Asked about the discrepancy, Orszag said, “There’s been continuous skepticism that we will come forward with detail….The detail on the $75 billion for prescription drugs will be forthcoming in the very near future and I will rest my reputation as a former CBO director on the fact that there are multiple ways in which those savings can be achieved and we are committed to achieving that level of savings in this package.”
There were signs that the announcement of the additional $313 billion of savings may have been rushed. In addition to the vagueness about the $75 billion in lower drug costs, the White House’s health care reform coordinator, Nancy-Ann DeParle, did not join a conference call with reporters to announce the new proposals. Her presence had been advertised in advance, but a spokesman said she was in another meeting and could not participate.

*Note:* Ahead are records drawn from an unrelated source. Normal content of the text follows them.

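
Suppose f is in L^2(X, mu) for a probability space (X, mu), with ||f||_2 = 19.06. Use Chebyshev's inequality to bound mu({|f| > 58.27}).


Chebyshev/Markov inequality: mu(|f| > eps) <= (||f||_p / eps)^p
Step 1: ||f||_2 / eps = 19.06 / 58.27 = 0.327098
Step 2: Raise to power p = 2:
  (0.327098)^2 = 0.106993
Step 3: Therefore mu(|f| > 58.27) <= 0.106993


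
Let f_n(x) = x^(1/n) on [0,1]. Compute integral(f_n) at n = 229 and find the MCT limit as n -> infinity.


At n = 229: f_229(x) = x^(1/229).
Step 1: integral(x^(1/229), 0, 1) = [x^(1/229+1) / (1/229+1)] from 0 to 1
     = 1 / (1/229 + 1) = 1 / ((229+1)/229) = 229/(229+1)
     = 229/230 = 0.995652
Step 2: As n -> infinity, f_n(x) = x^(1/n) -> 1 for x in (0,1], and f_n is increasing in n.
By MCT, lim_n integral(f_n) = integral(lim_n f_n) = integral(1, 0, 1) = 1.
Step 3: Verify convergence: 229/230 = 0.995652 -> 1


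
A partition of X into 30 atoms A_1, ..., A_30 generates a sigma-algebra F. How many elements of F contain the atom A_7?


Each element of F is a union of some subset S of the 30 atoms.
The element contains A_7 iff A_7 is in S.
So we count subsets S of {A_1,...,A_30} with A_7 in S: choose freely among the other 29 atoms.
Count = 2^(30-1) = 2^29 = 536870912.


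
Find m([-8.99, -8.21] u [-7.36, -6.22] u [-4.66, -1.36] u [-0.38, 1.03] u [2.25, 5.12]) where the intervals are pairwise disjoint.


For pairwise disjoint intervals, m(union) = sum of lengths.
= (-8.21 - -8.99) + (-6.22 - -7.36) + (-1.36 - -4.66) + (1.03 - -0.38) + (5.12 - 2.25)
= 0.78 + 1.14 + 3.3 + 1.41 + 2.87
= 9.5


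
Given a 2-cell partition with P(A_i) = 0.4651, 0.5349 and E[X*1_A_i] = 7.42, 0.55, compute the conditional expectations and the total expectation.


For each cell A_i: E[X|A_i] = E[X*1_A_i] / P(A_i)
Step 1: E[X|A_1] = 7.42 / 0.4651 = 15.953558
Step 2: E[X|A_2] = 0.55 / 0.5349 = 1.02823
Verification: E[X] = sum E[X*1_A_i] = 7.42 + 0.55 = 7.97


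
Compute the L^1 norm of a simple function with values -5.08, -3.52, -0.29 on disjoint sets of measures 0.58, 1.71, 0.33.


Step 1: Compute |f_i|^1 for each value:
  |-5.08|^1 = 5.08
  |-3.52|^1 = 3.52
  |-0.29|^1 = 0.29
Step 2: Multiply by measures and sum:
  5.08 * 0.58 = 2.9464
  3.52 * 1.71 = 6.0192
  0.29 * 0.33 = 0.0957
Sum = 2.9464 + 6.0192 + 0.0957 = 9.0613
Step 3: Take the p-th root:
||f||_1 = (9.0613)^(1/1) = 9.0613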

The cuts and savings are likely to engender warnings from providers that de-facto rationing will occur as patients in some areas find themselves unable to find providers willing to perform lab tests, X-rays and the like, due to the lower reimbursement rates.
Hospitals are also likely to protest that the disproportionate share payments, which are targeted for cuts of 75 percent, are vital to maintaining hospitals in costly urban centers, and to keeping teaching hospitals viable.
“It is unlikely to be an exact match on a hospital-by-hospital basis but what we believe will occur is that the remaining DSH payments that will still exist can be better targeted to the hospitals most in need,” Orszag said.